No, but that’s a long-term goal. Right now, the best way to achieve a National Popular Vote in time for the 2020 election is to work with as many states as possible to enact the National Popular Vote Compact.
Will enacting the National Popular Vote Compact end the Electoral College?
As a practical matter yes, since the national popular vote will determine the winner. As a technical matter, the Electoral College will still meet to ratify the national popular vote winner. The only way to end the Electoral College even as a technical matter is to pass a constitutional amendment. We are working on that goal, but in the meantime the Compact allows the country to hold a truly national vote without amending the Constitution.
Don’t we have one vote for President now?

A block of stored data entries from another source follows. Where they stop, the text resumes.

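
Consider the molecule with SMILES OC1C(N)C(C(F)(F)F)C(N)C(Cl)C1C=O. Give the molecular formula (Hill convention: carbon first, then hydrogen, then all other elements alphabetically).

Walk through each heavy atom and fill implicit hydrogens from standard valence (C 4, N 3, O 2, S 2, halogen 1):
  atom 1: O, bond orders sum to 1 (valence 2) → 1 H
  atom 2: C, bond orders sum to 3 (valence 4) → 1 H
  atom 3: C, bond orders sum to 3 (valence 4) → 1 H
  atom 4: N, bond orders sum to 1 (valence 3) → 2 H
  atom 5: C, bond orders sum to 3 (valence 4) → 1 H
  atom 6: C, bond orders sum to 4 (valence 4) → 0 H
  atom 7: F (halogen, monovalent) → 0 H
  atom 8: F (halogen, monovalent) → 0 H
  atom 9: F (halogen, monovalent) → 0 H
  atom 10: C, bond orders sum to 3 (valence 4) → 1 H
  atom 11: N, bond orders sum to 1 (valence 3) → 2 H
  atom 12: C, bond orders sum to 3 (valence 4) → 1 H
  atom 13: Cl (halogen, monovalent) → 0 H
  atom 14: C, bond orders sum to 3 (valence 4) → 1 H
  atom 15: C, bond orders sum to 3 (valence 4) → 1 H
  atom 16: O, bond orders sum to 2 (valence 2) → 0 H
Totals → C:8, H:12, Cl:1, F:3, N:2, O:2.

C8H12ClF3N2O2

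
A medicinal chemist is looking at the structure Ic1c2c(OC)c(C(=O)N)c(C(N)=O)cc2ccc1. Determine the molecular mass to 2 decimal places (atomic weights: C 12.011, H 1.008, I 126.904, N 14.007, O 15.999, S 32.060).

370.15 g/mol

First, the molecular formula is C13H11IN2O3 (counting implicit H from valence).
  C: 13 × 12.011 = 156.143
  H: 11 × 1.008 = 11.088
  I: 1 × 126.904 = 126.904
  N: 2 × 14.007 = 28.014
  O: 3 × 15.999 = 47.997
Sum: 13×12.011 + 11×1.008 + 1×126.904 + 2×14.007 + 3×15.999 = 370.146 → 370.15 g/mol.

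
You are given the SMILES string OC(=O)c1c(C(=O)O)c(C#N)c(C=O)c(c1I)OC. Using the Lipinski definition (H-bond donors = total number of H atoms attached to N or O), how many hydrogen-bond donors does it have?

2

Donors: find every N or O and count the H atoms it carries.
  atom 1 (O): bond orders sum to 1 → 1 H
  atom 3 (O): bond orders sum to 2 → 0 H
  atom 7 (O): bond orders sum to 2 → 0 H
  atom 8 (O): bond orders sum to 1 → 1 H
  atom 11 (N): bond orders sum to 3 → 0 H
  atom 14 (O): bond orders sum to 2 → 0 H
  atom 18 (O): bond orders sum to 2 → 0 H
Lipinski HBD = 2.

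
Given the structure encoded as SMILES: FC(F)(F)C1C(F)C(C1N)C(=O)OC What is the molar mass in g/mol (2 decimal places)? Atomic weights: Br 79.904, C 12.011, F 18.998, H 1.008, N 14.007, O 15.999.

First, the molecular formula is C7H9F4NO2 (counting implicit H from valence).
  C: 7 × 12.011 = 84.077
  F: 4 × 18.998 = 75.992
  H: 9 × 1.008 = 9.072
  N: 1 × 14.007 = 14.007
  O: 2 × 15.999 = 31.998
Sum: 7×12.011 + 4×18.998 + 9×1.008 + 1×14.007 + 2×15.999 = 215.146 → 215.15 g/mol.

215.15 g/mol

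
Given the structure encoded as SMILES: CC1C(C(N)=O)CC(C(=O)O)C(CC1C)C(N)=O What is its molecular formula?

Walk through each heavy atom and fill implicit hydrogens from standard valence (C 4, N 3, O 2, S 2, halogen 1):
  atom 1: C, bond orders sum to 1 (valence 4) → 3 H
  atom 2: C, bond orders sum to 3 (valence 4) → 1 H
  atom 3: C, bond orders sum to 3 (valence 4) → 1 H
  atom 4: C, bond orders sum to 4 (valence 4) → 0 H
  atom 5: N, bond orders sum to 1 (valence 3) → 2 H
  atom 6: O, bond orders sum to 2 (valence 2) → 0 H
  atom 7: C, bond orders sum to 2 (valence 4) → 2 H
  atom 8: C, bond orders sum to 3 (valence 4) → 1 H
  atom 9: C, bond orders sum to 4 (valence 4) → 0 H
  atom 10: O, bond orders sum to 2 (valence 2) → 0 H
  atom 11: O, bond orders sum to 1 (valence 2) → 1 H
  atom 12: C, bond orders sum to 3 (valence 4) → 1 H
  atom 13: C, bond orders sum to 2 (valence 4) → 2 H
  atom 14: C, bond orders sum to 3 (valence 4) → 1 H
  atom 15: C, bond orders sum to 1 (valence 4) → 3 H
  atom 16: C, bond orders sum to 4 (valence 4) → 0 H
  atom 17: N, bond orders sum to 1 (valence 3) → 2 H
  atom 18: O, bond orders sum to 2 (valence 2) → 0 H
Totals → C:12, H:20, N:2, O:4.

C12H20N2O4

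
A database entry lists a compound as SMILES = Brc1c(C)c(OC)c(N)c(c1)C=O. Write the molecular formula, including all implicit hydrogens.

Walk through each heavy atom and fill implicit hydrogens from standard valence (C 4, N 3, O 2, S 2, halogen 1); for lowercase aromatic atoms, an aromatic c carries 1 H when it has two neighbours and 0 H with three, and aromatic n carries 0 H:
  atom 1: Br (halogen, monovalent) → 0 H
  atom 2: aromatic c, 3 neighbours → 0 H
  atom 3: aromatic c, 3 neighbours → 0 H
  atom 4: C, bond orders sum to 1 (valence 4) → 3 H
  atom 5: aromatic c, 3 neighbours → 0 H
  atom 6: O, bond orders sum to 2 (valence 2) → 0 H
  atom 7: C, bond orders sum to 1 (valence 4) → 3 H
  atom 8: aromatic c, 3 neighbours → 0 H
  atom 9: N, bond orders sum to 1 (valence 3) → 2 H
  atom 10: aromatic c, 3 neighbours → 0 H
  atom 11: aromatic c, 2 neighbours → 1 H
  atom 12: C, bond orders sum to 3 (valence 4) → 1 H
  atom 13: O, bond orders sum to 2 (valence 2) → 0 H
Totals → C:9, H:10, Br:1, N:1, O:2.

C9H10BrNO2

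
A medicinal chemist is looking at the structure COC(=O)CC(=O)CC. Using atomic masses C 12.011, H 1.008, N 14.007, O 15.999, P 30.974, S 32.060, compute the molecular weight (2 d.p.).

130.14 g/mol

First, the molecular formula is C6H10O3 (counting implicit H from valence).
  C: 6 × 12.011 = 72.066
  H: 10 × 1.008 = 10.080
  O: 3 × 15.999 = 47.997
Sum: 6×12.011 + 10×1.008 + 3×15.999 = 130.143 → 130.14 g/mol.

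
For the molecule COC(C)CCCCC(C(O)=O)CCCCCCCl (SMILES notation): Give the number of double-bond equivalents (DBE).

1

Degree of unsaturation = (number of rings) + (number of π bonds).
Ring closures in the SMILES: 0.
π bonds: 1 double bond (each 1 DoU) → 1 DoU from unsaturation.
Total DoU = 0 + 1 = 1.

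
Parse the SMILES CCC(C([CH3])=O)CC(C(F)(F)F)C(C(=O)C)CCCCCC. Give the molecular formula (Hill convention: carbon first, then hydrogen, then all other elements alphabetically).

Walk through each heavy atom and fill implicit hydrogens from standard valence (C 4, N 3, O 2, S 2, halogen 1):
  atom 1: C, bond orders sum to 1 (valence 4) → 3 H
  atom 2: C, bond orders sum to 2 (valence 4) → 2 H
  atom 3: C, bond orders sum to 3 (valence 4) → 1 H
  atom 4: C, bond orders sum to 4 (valence 4) → 0 H
  atom 5: C with explicit H count 3
  atom 6: O, bond orders sum to 2 (valence 2) → 0 H
  atom 7: C, bond orders sum to 2 (valence 4) → 2 H
  atom 8: C, bond orders sum to 3 (valence 4) → 1 H
  atom 9: C, bond orders sum to 4 (valence 4) → 0 H
  atom 10: F (halogen, monovalent) → 0 H
  atom 11: F (halogen, monovalent) → 0 H
  atom 12: F (halogen, monovalent) → 0 H
  atom 13: C, bond orders sum to 3 (valence 4) → 1 H
  atom 14: C, bond orders sum to 4 (valence 4) → 0 H
  atom 15: O, bond orders sum to 2 (valence 2) → 0 H
  atom 16: C, bond orders sum to 1 (valence 4) → 3 H
  atom 17: C, bond orders sum to 2 (valence 4) → 2 H
  atom 18: C, bond orders sum to 2 (valence 4) → 2 H
  atom 19: C, bond orders sum to 2 (valence 4) → 2 H
  atom 20: C, bond orders sum to 2 (valence 4) → 2 H
  atom 21: C, bond orders sum to 2 (valence 4) → 2 H
  atom 22: C, bond orders sum to 1 (valence 4) → 3 H
Totals → C:17, H:29, F:3, O:2.
In Hill order: C17H29F3O2.

C17H29F3O2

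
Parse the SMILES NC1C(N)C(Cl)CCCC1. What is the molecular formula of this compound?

Walk through each heavy atom and fill implicit hydrogens from standard valence (C 4, N 3, O 2, S 2, halogen 1):
  atom 1: N, bond orders sum to 1 (valence 3) → 2 H
  atom 2: C, bond orders sum to 3 (valence 4) → 1 H
  atom 3: C, bond orders sum to 3 (valence 4) → 1 H
  atom 4: N, bond orders sum to 1 (valence 3) → 2 H
  atom 5: C, bond orders sum to 3 (valence 4) → 1 H
  atom 6: Cl (halogen, monovalent) → 0 H
  atom 7: C, bond orders sum to 2 (valence 4) → 2 H
  atom 8: C, bond orders sum to 2 (valence 4) → 2 H
  atom 9: C, bond orders sum to 2 (valence 4) → 2 H
  atom 10: C, bond orders sum to 2 (valence 4) → 2 H
Totals → C:7, H:15, Cl:1, N:2.

C7H15ClN2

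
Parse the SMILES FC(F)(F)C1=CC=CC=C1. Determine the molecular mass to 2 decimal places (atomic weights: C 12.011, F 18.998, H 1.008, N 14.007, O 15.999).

First, the molecular formula is C7H5F3 (counting implicit H from valence).
  C: 7 × 12.011 = 84.077
  F: 3 × 18.998 = 56.994
  H: 5 × 1.008 = 5.040
Sum: 7×12.011 + 3×18.998 + 5×1.008 = 146.111 → 146.11 g/mol.

146.11 g/mol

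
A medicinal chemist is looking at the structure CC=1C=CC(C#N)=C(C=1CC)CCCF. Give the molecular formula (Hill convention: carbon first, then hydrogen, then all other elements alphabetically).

C13H16FN

Walk through each heavy atom and fill implicit hydrogens from standard valence (C 4, N 3, O 2, S 2, halogen 1):
  atom 1: C, bond orders sum to 1 (valence 4) → 3 H
  atom 2: C, bond orders sum to 4 (valence 4) → 0 H
  atom 3: C, bond orders sum to 3 (valence 4) → 1 H
  atom 4: C, bond orders sum to 3 (valence 4) → 1 H
  atom 5: C, bond orders sum to 4 (valence 4) → 0 H
  atom 6: C, bond orders sum to 4 (valence 4) → 0 H
  atom 7: N, bond orders sum to 3 (valence 3) → 0 H
  atom 8: C, bond orders sum to 4 (valence 4) → 0 H
  atom 9: C, bond orders sum to 4 (valence 4) → 0 H
  atom 10: C, bond orders sum to 2 (valence 4) → 2 H
  atom 11: C, bond orders sum to 1 (valence 4) → 3 H
  atom 12: C, bond orders sum to 2 (valence 4) → 2 H
  atom 13: C, bond orders sum to 2 (valence 4) → 2 H
  atom 14: C, bond orders sum to 2 (valence 4) → 2 H
  atom 15: F (halogen, monovalent) → 0 H
Totals → C:13, H:16, F:1, N:1.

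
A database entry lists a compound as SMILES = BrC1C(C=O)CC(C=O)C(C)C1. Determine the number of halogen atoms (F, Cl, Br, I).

1

Halogen atoms appear at heavy-atom position 1 (1×Br).
Other groups present: 2 aldehyde.
Halogen count: 1.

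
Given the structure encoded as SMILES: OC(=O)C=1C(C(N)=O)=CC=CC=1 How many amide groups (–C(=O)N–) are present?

The amide motif appears at heavy-atom position 6 in the SMILES.
Other groups present: 1 carboxylic acid.
Amide count: 1.

1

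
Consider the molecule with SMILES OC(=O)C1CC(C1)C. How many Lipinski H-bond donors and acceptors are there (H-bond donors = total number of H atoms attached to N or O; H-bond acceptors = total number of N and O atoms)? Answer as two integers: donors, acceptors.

Donors: find every N or O and count the H atoms it carries.
  atom 1 (O): bond orders sum to 1 → 1 H
  atom 3 (O): bond orders sum to 2 → 0 H
Lipinski HBD = 1.
Acceptors: N atoms = 0, O atoms = 2 → HBA = 2.

1, 2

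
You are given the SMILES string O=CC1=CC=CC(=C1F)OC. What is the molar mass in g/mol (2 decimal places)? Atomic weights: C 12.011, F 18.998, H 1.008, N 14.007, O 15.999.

First, the molecular formula is C8H7FO2 (counting implicit H from valence).
  C: 8 × 12.011 = 96.088
  F: 1 × 18.998 = 18.998
  H: 7 × 1.008 = 7.056
  O: 2 × 15.999 = 31.998
Sum: 8×12.011 + 1×18.998 + 7×1.008 + 2×15.999 = 154.140 → 154.14 g/mol.

154.14 g/mol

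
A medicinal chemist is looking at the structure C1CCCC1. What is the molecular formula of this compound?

C5H10

Walk through each heavy atom and fill implicit hydrogens from standard valence (C 4, N 3, O 2, S 2, halogen 1):
  atom 1: C, bond orders sum to 2 (valence 4) → 2 H
  atom 2: C, bond orders sum to 2 (valence 4) → 2 H
  atom 3: C, bond orders sum to 2 (valence 4) → 2 H
  atom 4: C, bond orders sum to 2 (valence 4) → 2 H
  atom 5: C, bond orders sum to 2 (valence 4) → 2 H
Totals → C:5, H:10.
In Hill order: C5H10.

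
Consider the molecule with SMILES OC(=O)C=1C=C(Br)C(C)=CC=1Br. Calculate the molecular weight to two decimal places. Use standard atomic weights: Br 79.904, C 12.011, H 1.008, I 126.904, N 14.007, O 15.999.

293.94 g/mol

First, the molecular formula is C8H6Br2O2 (counting implicit H from valence).
  Br: 2 × 79.904 = 159.808
  C: 8 × 12.011 = 96.088
  H: 6 × 1.008 = 6.048
  O: 2 × 15.999 = 31.998
Sum: 2×79.904 + 8×12.011 + 6×1.008 + 2×15.999 = 293.942 → 293.94 g/mol.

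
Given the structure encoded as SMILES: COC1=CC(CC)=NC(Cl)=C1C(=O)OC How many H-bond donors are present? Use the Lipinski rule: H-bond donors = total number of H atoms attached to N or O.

0

Donors: find every N or O and count the H atoms it carries.
  atom 2 (O): bond orders sum to 2 → 0 H
  atom 8 (N): bond orders sum to 3 → 0 H
  atom 13 (O): bond orders sum to 2 → 0 H
  atom 14 (O): bond orders sum to 2 → 0 H
Lipinski HBD = 0.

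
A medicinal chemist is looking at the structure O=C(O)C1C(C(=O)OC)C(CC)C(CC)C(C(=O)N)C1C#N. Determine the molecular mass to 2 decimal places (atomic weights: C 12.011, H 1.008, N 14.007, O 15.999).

310.35 g/mol

First, the molecular formula is C15H22N2O5 (counting implicit H from valence).
  C: 15 × 12.011 = 180.165
  H: 22 × 1.008 = 22.176
  N: 2 × 14.007 = 28.014
  O: 5 × 15.999 = 79.995
Sum: 15×12.011 + 22×1.008 + 2×14.007 + 5×15.999 = 310.350 → 310.35 g/mol.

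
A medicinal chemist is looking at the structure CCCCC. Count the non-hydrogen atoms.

5

Every atom symbol written in the SMILES (organic subset) is one heavy atom; implicit H are not written.
Heavy atoms by element → C:5.
Total: 5.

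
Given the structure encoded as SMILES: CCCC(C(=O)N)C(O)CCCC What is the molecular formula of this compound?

Walk through each heavy atom and fill implicit hydrogens from standard valence (C 4, N 3, O 2, S 2, halogen 1):
  atom 1: C, bond orders sum to 1 (valence 4) → 3 H
  atom 2: C, bond orders sum to 2 (valence 4) → 2 H
  atom 3: C, bond orders sum to 2 (valence 4) → 2 H
  atom 4: C, bond orders sum to 3 (valence 4) → 1 H
  atom 5: C, bond orders sum to 4 (valence 4) → 0 H
  atom 6: O, bond orders sum to 2 (valence 2) → 0 H
  atom 7: N, bond orders sum to 1 (valence 3) → 2 H
  atom 8: C, bond orders sum to 3 (valence 4) → 1 H
  atom 9: O, bond orders sum to 1 (valence 2) → 1 H
  atom 10: C, bond orders sum to 2 (valence 4) → 2 H
  atom 11: C, bond orders sum to 2 (valence 4) → 2 H
  atom 12: C, bond orders sum to 2 (valence 4) → 2 H
  atom 13: C, bond orders sum to 1 (valence 4) → 3 H
Totals → C:10, H:21, N:1, O:2.

C10H21NO2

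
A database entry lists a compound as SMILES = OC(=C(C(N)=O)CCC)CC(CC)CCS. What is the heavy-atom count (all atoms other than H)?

16

Every atom symbol written in the SMILES (organic subset) is one heavy atom; implicit H are not written.
Heavy atoms by element → C:12, N:1, O:2, S:1.
Total: 16.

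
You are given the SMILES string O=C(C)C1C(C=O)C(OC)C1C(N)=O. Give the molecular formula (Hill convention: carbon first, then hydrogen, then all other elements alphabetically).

Walk through each heavy atom and fill implicit hydrogens from standard valence (C 4, N 3, O 2, S 2, halogen 1):
  atom 1: O, bond orders sum to 2 (valence 2) → 0 H
  atom 2: C, bond orders sum to 4 (valence 4) → 0 H
  atom 3: C, bond orders sum to 1 (valence 4) → 3 H
  atom 4: C, bond orders sum to 3 (valence 4) → 1 H
  atom 5: C, bond orders sum to 3 (valence 4) → 1 H
  atom 6: C, bond orders sum to 3 (valence 4) → 1 H
  atom 7: O, bond orders sum to 2 (valence 2) → 0 H
  atom 8: C, bond orders sum to 3 (valence 4) → 1 H
  atom 9: O, bond orders sum to 2 (valence 2) → 0 H
  atom 10: C, bond orders sum to 1 (valence 4) → 3 H
  atom 11: C, bond orders sum to 3 (valence 4) → 1 H
  atom 12: C, bond orders sum to 4 (valence 4) → 0 H
  atom 13: N, bond orders sum to 1 (valence 3) → 2 H
  atom 14: O, bond orders sum to 2 (valence 2) → 0 H
Totals → C:9, H:13, N:1, O:4.
In Hill order: C9H13NO4.

C9H13NO4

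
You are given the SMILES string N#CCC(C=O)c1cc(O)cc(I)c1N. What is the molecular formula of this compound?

Walk through each heavy atom and fill implicit hydrogens from standard valence (C 4, N 3, O 2, S 2, halogen 1); for lowercase aromatic atoms, an aromatic c carries 1 H when it has two neighbours and 0 H with three, and aromatic n carries 0 H:
  atom 1: N, bond orders sum to 3 (valence 3) → 0 H
  atom 2: C, bond orders sum to 4 (valence 4) → 0 H
  atom 3: C, bond orders sum to 2 (valence 4) → 2 H
  atom 4: C, bond orders sum to 3 (valence 4) → 1 H
  atom 5: C, bond orders sum to 3 (valence 4) → 1 H
  atom 6: O, bond orders sum to 2 (valence 2) → 0 H
  atom 7: aromatic c, 3 neighbours → 0 H
  atom 8: aromatic c, 2 neighbours → 1 H
  atom 9: aromatic c, 3 neighbours → 0 H
  atom 10: O, bond orders sum to 1 (valence 2) → 1 H
  atom 11: aromatic c, 2 neighbours → 1 H
  atom 12: aromatic c, 3 neighbours → 0 H
  atom 13: I (halogen, monovalent) → 0 H
  atom 14: aromatic c, 3 neighbours → 0 H
  atom 15: N, bond orders sum to 1 (valence 3) → 2 H
Totals → C:10, H:9, I:1, N:2, O:2.
In Hill order: C10H9IN2O2.

C10H9IN2O2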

No. We effectively have 51 separate statewide elections that occur on the same day to allocate the states' (plus DC's) electoral votes. Almost all of the electoral votes are awarded on a winner-take-all basis in the state. So winning candidates in a state receives all of that state's electoral votes regardless whether they win by 1 vote or 1 million votes or 10 million votes.
Whose idea is the National Popular Vote Interstate Compact?
The folks at National Popular Vote--especially John Koza--deserve great credit for thinking of and pushing for this idea. One Nation One Vote will work with National Popular Vote and any other interested group or individual that wants to help make the Compact become law by passing it in sufficient remaining states.
Wait, can you actually do this?
Yes. The Constitution gives states the power to allocate their electoral votes how they choose. So once states with 270 votes agree to award their votes to the popular vote winner, we have a national popular vote even for states that have not joined. You essentially use the Electoral College against itself. When states with 270 electoral votes commit to award their votes to the national popular vote winner, the candidate with the most votes for President will actually become President.